As enterprise mashups continue to climb in popularity and deliver more value for business, IBM is working with an ecosystem of Business Partners to help customers get the most out of situational applications. IBM Business Partners such as Jibes, JustSystems, Kapow Technologies, and StrikeIron are introducing solutions that, when combined with the IBM Mashup Center, enable rapid access to information and new and compelling uses for new types of data.
For example, IBM Mashup Center users can easily connect to data in the StrikeIron Web Services Marketplace to reduce the complexity for developers or business users who want to integrate live data from a number of sources. In addition, by connecting to StrikeIron's Lite services, users can create demos to show how easily live data can be integrated with a mashup to create powerful Web applications without having to register or purchase the service.
"Enterprise mashups are emerging as one of the most important opportunities companies will seize over the next few years," said Bob Brauer, president and founder, StrikeIron. "StrikeIron's focus on delivering a broad range of rich, enterprise-class data in the form of XML Web services, and IBM's expertise in providing the infrastructure for enterprise-class mashups, together provide key components of a company's mashup strategy."
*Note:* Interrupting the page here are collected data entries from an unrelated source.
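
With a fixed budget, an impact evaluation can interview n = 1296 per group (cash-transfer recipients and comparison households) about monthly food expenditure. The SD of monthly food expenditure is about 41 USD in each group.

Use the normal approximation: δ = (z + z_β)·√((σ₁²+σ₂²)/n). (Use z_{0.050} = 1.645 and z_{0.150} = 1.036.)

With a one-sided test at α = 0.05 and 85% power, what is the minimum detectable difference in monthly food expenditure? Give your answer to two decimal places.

δ = (z_α + z_β) · √((σ₁²+σ₂²)/n)
  = (1.645 + 1.036) · √(3362/1296)
  = 2.681 · √2.5941
  = 2.681 · 1.6106
  = 4.3181

Minimum detectable difference ≈ 4.32 USD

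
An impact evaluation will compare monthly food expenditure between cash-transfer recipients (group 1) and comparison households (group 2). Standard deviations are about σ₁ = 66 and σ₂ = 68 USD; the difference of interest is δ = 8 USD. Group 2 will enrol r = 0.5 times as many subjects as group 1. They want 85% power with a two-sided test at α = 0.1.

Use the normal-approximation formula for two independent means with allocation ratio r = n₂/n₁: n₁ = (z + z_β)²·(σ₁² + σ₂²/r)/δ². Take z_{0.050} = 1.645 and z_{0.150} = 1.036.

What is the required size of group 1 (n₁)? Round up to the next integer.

n₁ = 1528

n₁ = (z_{α/2} + z_β)² · (σ₁² + σ₂²/r) / δ²
   = (1.645 + 1.036)² · (66² + 68²/0.5) / 8²
   = 7.1878 · (4356 + 9248) / 64
   = 7.1878 · 13604 / 64
   = 1527.85
Round up → n₁ = 1528; n₂ = r·n₁ = 0.5 × 1528 = 764.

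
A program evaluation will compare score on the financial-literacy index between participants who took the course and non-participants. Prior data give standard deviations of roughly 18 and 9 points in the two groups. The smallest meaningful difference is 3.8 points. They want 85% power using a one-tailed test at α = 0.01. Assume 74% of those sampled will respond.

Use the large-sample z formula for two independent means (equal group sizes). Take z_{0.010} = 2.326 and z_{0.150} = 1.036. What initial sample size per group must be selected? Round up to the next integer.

n = 429 per group

n = (z_α + z_β)² · (σ₁² + σ₂²) / δ²
  = (2.326 + 1.036)² · (18² + 9² = 405) / 3.8²
  = 11.3030 · 405 / 14.44
  = 317.02
Adjust for 74% response: 317.02 / 0.74 = 428.40.
Round up → n = 429 per group.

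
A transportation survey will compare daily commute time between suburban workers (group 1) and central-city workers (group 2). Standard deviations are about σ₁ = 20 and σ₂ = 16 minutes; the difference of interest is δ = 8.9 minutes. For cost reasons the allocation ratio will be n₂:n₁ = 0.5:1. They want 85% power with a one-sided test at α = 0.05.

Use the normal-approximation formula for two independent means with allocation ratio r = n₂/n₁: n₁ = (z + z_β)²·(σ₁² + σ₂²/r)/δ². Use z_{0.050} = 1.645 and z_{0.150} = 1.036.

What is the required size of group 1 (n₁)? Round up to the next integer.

n₁ = (z_α + z_β)² · (σ₁² + σ₂²/r) / δ²
   = (1.645 + 1.036)² · (20² + 16²/0.5) / 8.9²
   = 7.1878 · (400 + 512) / 79.21
   = 7.1878 · 912 / 79.21
   = 82.76
Round up → n₁ = 83; n₂ = r·n₁ = 0.5 × 83 = 42.

n₁ = 83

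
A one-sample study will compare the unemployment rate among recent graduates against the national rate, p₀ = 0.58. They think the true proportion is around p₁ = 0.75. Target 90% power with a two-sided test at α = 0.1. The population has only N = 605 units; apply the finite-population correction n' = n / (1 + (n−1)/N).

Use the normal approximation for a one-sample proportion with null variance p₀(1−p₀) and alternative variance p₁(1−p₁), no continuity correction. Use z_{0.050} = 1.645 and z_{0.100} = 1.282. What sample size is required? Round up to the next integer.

n = 59

n = [z_{α/2}·√(p₀q₀) + z_β·√(p₁q₁)]² / (p₁ − p₀)²
  = [1.645·√(0.58·0.42) + 1.282·√(0.75·0.25)]² / (0.17)²
  = [1.645·0.4936 + 1.282·0.4330]² / 0.0289
  = [1.3670]² / 0.0289
  = 64.66
Finite-population correction (N = 605): 64.66 / (1 + (64.66 − 1)/605) = 58.51.
Round up → n = 59.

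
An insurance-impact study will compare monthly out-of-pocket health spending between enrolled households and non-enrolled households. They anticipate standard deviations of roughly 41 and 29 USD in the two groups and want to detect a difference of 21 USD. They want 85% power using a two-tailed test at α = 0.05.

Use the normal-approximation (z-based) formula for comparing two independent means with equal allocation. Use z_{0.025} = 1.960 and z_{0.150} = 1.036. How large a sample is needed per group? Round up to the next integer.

n = 52 per group

n = (z_{α/2} + z_β)² · (σ₁² + σ₂²) / δ²
  = (1.960 + 1.036)² · (41² + 29² = 2522) / 21²
  = 8.9760 · 2522 / 441
  = 51.33
Round up → n = 52 per group.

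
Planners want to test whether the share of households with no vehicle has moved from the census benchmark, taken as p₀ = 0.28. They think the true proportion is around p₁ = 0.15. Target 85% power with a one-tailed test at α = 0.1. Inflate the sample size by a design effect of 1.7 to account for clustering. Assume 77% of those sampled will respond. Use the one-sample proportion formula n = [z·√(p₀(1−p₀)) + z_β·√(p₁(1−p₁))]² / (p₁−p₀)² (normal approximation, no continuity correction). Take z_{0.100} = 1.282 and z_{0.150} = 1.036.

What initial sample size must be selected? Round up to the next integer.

n = 117

n = [z_α·√(p₀q₀) + z_β·√(p₁q₁)]² / (p₁ − p₀)²
  = [1.282·√(0.28·0.72) + 1.036·√(0.15·0.85)]² / (-0.13)²
  = [1.282·0.4490 + 1.036·0.3571]² / 0.0169
  = [0.9455]² / 0.0169
  = 52.90
Design effect: 1.7 × 52.90 = 89.93.
Adjust for 77% response: 89.93 / 0.77 = 116.80.
Round up → n = 117.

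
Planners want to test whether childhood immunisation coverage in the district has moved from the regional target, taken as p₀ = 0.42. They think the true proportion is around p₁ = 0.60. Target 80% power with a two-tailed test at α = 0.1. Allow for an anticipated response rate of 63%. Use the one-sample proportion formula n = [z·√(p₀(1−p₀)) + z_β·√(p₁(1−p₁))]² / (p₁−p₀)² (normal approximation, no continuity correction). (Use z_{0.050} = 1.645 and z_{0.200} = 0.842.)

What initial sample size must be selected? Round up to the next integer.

n = 74

n = [z_{α/2}·√(p₀q₀) + z_β·√(p₁q₁)]² / (p₁ − p₀)²
  = [1.645·√(0.42·0.58) + 0.842·√(0.60·0.40)]² / (0.18)²
  = [1.645·0.4936 + 0.842·0.4899]² / 0.0324
  = [1.2244]² / 0.0324
  = 46.27
Adjust for 63% response: 46.27 / 0.63 = 73.44.
Round up → n = 74.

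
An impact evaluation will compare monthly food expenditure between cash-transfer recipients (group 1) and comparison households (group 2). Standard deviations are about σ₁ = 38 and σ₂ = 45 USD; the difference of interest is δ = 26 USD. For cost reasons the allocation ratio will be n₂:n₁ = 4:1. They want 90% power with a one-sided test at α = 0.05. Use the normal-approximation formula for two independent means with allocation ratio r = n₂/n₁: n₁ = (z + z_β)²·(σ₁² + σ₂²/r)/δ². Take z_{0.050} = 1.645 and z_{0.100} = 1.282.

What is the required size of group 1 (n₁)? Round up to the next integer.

n₁ = (z_α + z_β)² · (σ₁² + σ₂²/r) / δ²
   = (1.645 + 1.282)² · (38² + 45²/4) / 26²
   = 8.5673 · (1444 + 506.25) / 676
   = 8.5673 · 1950.2 / 676
   = 24.72
Round up → n₁ = 25; n₂ = r·n₁ = 4 × 25 = 100.

n₁ = 25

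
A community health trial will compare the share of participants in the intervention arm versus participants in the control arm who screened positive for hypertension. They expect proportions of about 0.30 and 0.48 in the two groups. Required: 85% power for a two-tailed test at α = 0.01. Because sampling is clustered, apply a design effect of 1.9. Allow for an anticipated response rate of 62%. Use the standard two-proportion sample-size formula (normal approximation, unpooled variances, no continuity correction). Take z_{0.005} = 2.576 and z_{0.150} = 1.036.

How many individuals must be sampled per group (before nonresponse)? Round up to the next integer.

n = 568 per group

n = (z_{α/2} + z_β)² · [p₁(1−p₁) + p₂(1−p₂)] / (p₁ − p₂)²
  = (2.576 + 1.036)² · (0.30·0.70 + 0.48·0.52) / (-0.18)²
  = (3.612)² · (0.2100 + 0.2496) / 0.0324
  = 13.0465 · 0.4596 / 0.0324
  = 185.07
Design effect: 1.9 × 185.07 = 351.63.
Adjust for 62% response: 351.63 / 0.62 = 567.14.
Round up → n = 568 per group.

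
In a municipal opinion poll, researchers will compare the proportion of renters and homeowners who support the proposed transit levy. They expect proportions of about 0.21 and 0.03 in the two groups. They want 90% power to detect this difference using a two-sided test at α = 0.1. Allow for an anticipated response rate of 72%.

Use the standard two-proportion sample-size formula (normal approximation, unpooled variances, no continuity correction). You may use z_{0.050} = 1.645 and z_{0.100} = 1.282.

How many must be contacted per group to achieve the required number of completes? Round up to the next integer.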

Jibes demonstrates the business value of mashups in the enterprise market by providing industry-specific information fabrics for the semi-conductor, airline and media industries on top of IBM Mashup Center. JustSystems provides a rich presentation layer for information accessed by IBM Mashup Center, allowing users to interact with dynamic, or living, documents that combine static and dynamic information. Together, this enables new uses for enterprise mashups such as the sharing of design and development information across collaborative research, or for use by development teams for reconciling supply and demand among trading partners.
Kapow Technologies provides solutions that allow IBM Mashup Center users to unlock the unstructured data of the public and private Web for use in their mashups. Currently, there are less than 1,000 publicly available application programming interfaces, or APIs, compared to more than 165 million registered web sites for potential access. Using the Kapow Mashup Server, companies can obtain access to unstructured data and sites without a public API, then extract and transform it instantly into a Web service or feed that can be used in IBM Mashup Center.
"A massive number of people have the skills to assemble widgets into very useful business applications but do not have the time or desire to become programmers," said Larry Bowden, vice president, portals and mashups, IBM Software Group. "IBM Mashup Center is designed for the majority of business users to create situational applications immediately to fill a need--iterate and innovate as they desire, share mashups with others and be empowered, all while letting IT managers sleep at night, knowing the technology is secure and managed at the enterprise level."
An on-premise version of IBM Mashup Center is expected to be delivered mid-year, and pricing details will be made public at that time.